Friday, April 3, 2009

The Other Side

I have wanted to write this post since Valentine's Day and never gotten around to it; I think I am a little shy of talking about relationship-related matters still.

A year ago I refered to myself as "the eighteen-year-old who has never been on a date" and quite honestly I kind of prided myself on the title. That's a post in itself, how my views of the value of romance have shifted dramatically in the last year. You see, back then I hadn't been in love yet, to realize that yes, sometimes you are so happy that you giggle at everything, and that doesn't mean you're a silly fluffhead.

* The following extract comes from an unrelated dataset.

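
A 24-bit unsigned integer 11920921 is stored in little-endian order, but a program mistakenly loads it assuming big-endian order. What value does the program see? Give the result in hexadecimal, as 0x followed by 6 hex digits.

11920921 in 24-bit hexadecimal is 0xB5E619.
Stored little-endian, the bytes at ascending addresses are 19 E6 B5.
Read back as big-endian, the last byte is least significant, giving 0x19E6B5.

0x19E6B5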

It's strange to think that back then I felt freer to talk about relationships than I do now. Back then I could talk to people who really wanted a boyfriend. You know, "Hey, I don't have one either, let's go eat chocolate together." I could talk to girls who were having relationship struggles because--well, because I'm a good listener and people like talking to me.

Now, though, I tend to feel very shy talking to my single friends (and most of my friends are single) because I'm not. I can't use my own life as an example of how you will be okay, because if you use my life as the example then you will find Prince Charming when you are 18 and 5 months; if you use my life as an example your best friend who you are in love with will love you back. And that doesn't always happen. Some people find Prince Charming when they are 25 or 35 or 60. Some people's best friends start dating somebody else, or decide that they are going to be priests.

And I feel shy about talking to other people in relationships. How can I really, really sympathize with whatever struggle you're having while I have this lovely relationship with a wonderful person? Even if I told you that the relationship, lovely as it is, isn't unmitigated sunshine and roses, maybe you don't really want to hear about that. In fact, you probably don't. Because not every relationship survives the rough patches, and if I say, "Well, we had a really hard time once and survived" and your relationship dies...well, then here I am in the land where everything works out and there you are on the other side of the river, where relationships end and sometimes you don't get what you wish you had.

I don't know how to resolve this conundrum; I just know I don't want to become one of those dating/engaged/married people who never hangs out with single people. For now, I am trying to do what I've always been best at anyway--just listening.